E o marido e a mulher começaram a discutir seus planos para o dia. Como o marido tinha de ir ao encontro de alguém a negócios oficiais, enquanto a esposa precisava ir ao concerto e a uma reunião pública de um comitê sobre a Questão Oriental, havia muito o que considerar e acertar. Liévin teve de participar dos planos como se fosse da família. Ficou decidido que Liévin iria com Natália ao concerto e à reunião, e de lá enviariam a carruagem ao escritório para buscar Arseni, e ele a chamaria e a levaria à casa de Kitty; ou, se não tivesse terminado seu trabalho, mandaria a carruagem de volta e Liévin iria com ela.
"Ele está me estragando", disse Lvov à esposa; "ele me garante que nossos filhos são esplêndidos, quando sei o quanto há de mal neles."
"Arseni vai a extremos, sempre digo", disse sua esposa. "Se você busca a perfeição, nunca ficará satisfeito. E é verdade, como papai diz — quando fomos criados, havia um extremo: éramos mantidos no porão, enquanto nossos pais viviam nos melhores cômodos; agora é exatamente o contrário — os pais estão na lavanderia, enquanto as crianças estão nos melhores quartos. Espera-se que os pais, hoje em dia, não vivam, mas existam inteiramente para seus filhos."
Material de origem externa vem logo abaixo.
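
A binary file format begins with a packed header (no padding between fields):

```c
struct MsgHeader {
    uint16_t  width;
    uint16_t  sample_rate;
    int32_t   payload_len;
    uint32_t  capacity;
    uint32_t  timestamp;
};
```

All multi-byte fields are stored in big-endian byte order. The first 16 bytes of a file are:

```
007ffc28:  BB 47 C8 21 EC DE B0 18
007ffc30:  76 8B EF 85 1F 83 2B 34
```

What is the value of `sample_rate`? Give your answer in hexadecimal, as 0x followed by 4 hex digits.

0xC821

`sample_rate` follows `width` (2 bytes), so it starts at byte offset 2 and occupies 2 bytes.
Bytes at offsets 2..3: C8 21.
In big-endian order the high byte comes first in memory.
The bytes are already most-significant first: 0xC821.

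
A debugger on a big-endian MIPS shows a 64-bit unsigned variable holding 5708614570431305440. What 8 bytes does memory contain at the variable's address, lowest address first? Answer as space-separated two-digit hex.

4F 39 12 B4 CE 2D 56 E0

5708614570431305440 in hexadecimal, padded to 64 bits, is 0x4F3912B4CE2D56E0.
Split into bytes (most-significant first): 4F 39 12 B4 CE 2D 56 E0.
In big-endian order the high byte comes first in memory.
So the memory order matches the most-significant-first order: 4F 39 12 B4 CE 2D 56 E0.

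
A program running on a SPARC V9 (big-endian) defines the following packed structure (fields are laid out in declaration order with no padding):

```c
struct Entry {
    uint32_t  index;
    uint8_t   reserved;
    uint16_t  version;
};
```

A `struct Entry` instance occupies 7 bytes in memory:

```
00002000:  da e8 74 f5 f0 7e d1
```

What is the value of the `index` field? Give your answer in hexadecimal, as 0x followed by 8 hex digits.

`index` is the first field, at byte offset 0, occupying 4 bytes.
Bytes at offsets 0..3: DA E8 74 F5.
Big-endian: lowest address holds the most-significant byte.
The bytes are already most-significant first: 0xDAE874F5.

0xDAE874F5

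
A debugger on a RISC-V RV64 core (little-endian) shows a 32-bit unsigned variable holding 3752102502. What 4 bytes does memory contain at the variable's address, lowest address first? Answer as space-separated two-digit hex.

66 8A A4 DF

3752102502 in hexadecimal, padded to 32 bits, is 0xDFA48A66.
Split into bytes (most-significant first): DF A4 8A 66.
In little-endian order the low byte comes first in memory.
So at ascending addresses the bytes are 66 8A A4 DF.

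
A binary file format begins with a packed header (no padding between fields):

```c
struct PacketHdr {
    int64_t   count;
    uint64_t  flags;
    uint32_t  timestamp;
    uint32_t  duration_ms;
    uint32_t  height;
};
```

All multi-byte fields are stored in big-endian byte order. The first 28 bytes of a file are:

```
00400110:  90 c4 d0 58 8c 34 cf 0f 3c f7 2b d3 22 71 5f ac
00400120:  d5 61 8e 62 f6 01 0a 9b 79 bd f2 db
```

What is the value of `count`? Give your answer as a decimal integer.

`count` is the first field, at byte offset 0, occupying 8 bytes.
Bytes at offsets 0..7: 90 C4 D0 58 8C 34 CF 0F.
Big-endian stores the most-significant byte at the lowest address.
The bytes are already most-significant first: 0x90C4D0588C34CF0F.
Top bit is set, so as a signed 64-bit value this is 0x90C4D0588C34CF0F − 2^64 = -8015052358084669681.

-8015052358084669681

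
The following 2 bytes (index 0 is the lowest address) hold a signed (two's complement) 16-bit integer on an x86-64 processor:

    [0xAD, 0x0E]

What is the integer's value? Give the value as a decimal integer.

In little-endian order the low byte comes first in memory.
Reassemble most-significant byte first: 0E AD → 0x0EAD.
0x0EAD = 3757.

3757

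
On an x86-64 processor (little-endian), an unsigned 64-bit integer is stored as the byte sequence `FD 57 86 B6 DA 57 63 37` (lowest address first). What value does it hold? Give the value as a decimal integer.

In little-endian order the low byte comes first in memory.
Reassemble most-significant byte first: 37 63 57 DA B6 86 57 FD → 0x376357DAB68657FD.
0x376357DAB68657FD = 3991130291657136125.

3991130291657136125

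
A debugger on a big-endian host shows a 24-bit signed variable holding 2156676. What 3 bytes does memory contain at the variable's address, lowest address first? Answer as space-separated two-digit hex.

2156676 in hexadecimal, padded to 24 bits, is 0x20E884.
Split into bytes (most-significant first): 20 E8 84.
Big-endian: lowest address holds the most-significant byte.
So the memory order matches the most-significant-first order: 20 E8 84.

20 E8 84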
"Bem, e se eles gostam mais assim?" disse Lvov, com seu belo sorriso, tocando a mão dela. "Quem não a conhecesse pensaria que você é uma madrasta, não uma verdadeira mãe."
"Não, extremos não são bons em nada", disse Natália serenamente, endireitando o corta-papel dele no lugar apropriado sobre a mesa.
"Bem, venham cá, seus filhos perfeitos", disse Lvov aos dois belos meninos que entraram e, após cumprimentarem Liévin, aproximaram-se do pai, obviamente querendo perguntar-lhe algo.
Liévin teria gostado de conversar com eles, de ouvir o que diriam ao pai, mas Natália começou a falar com ele, e então o colega de serviço de Lvov, Mahótin, entrou, vestindo seu uniforme da corte, para ir com ele encontrar alguém, e uma conversa prosseguiu sem interrupção sobre Herzegovina, a princesa Korzinskaia, a câmara municipal e a morte súbita da senhora Apraksina.
Liévin chegou a esquecer a incumbência que lhe fora confiada. Lembrou-se dela ao entrar no hall de entrada.
"Ah, Kitty pediu que eu falasse com você sobre Oblonski", disse ele, enquanto Lvov estava na escada, despedindo-se da esposa e de Liévin.
"Sim, sim, *maman* quer que nós, *les beaux-frères*, o ataquemos", disse ele, corando. "Mas por que eu deveria?"
"Bem, então eu o atacarei", disse a senhora Lvova, com um sorriso, parada em sua capa de pele de carneiro branca, esperando que terminassem de falar. "Vamos, vamos."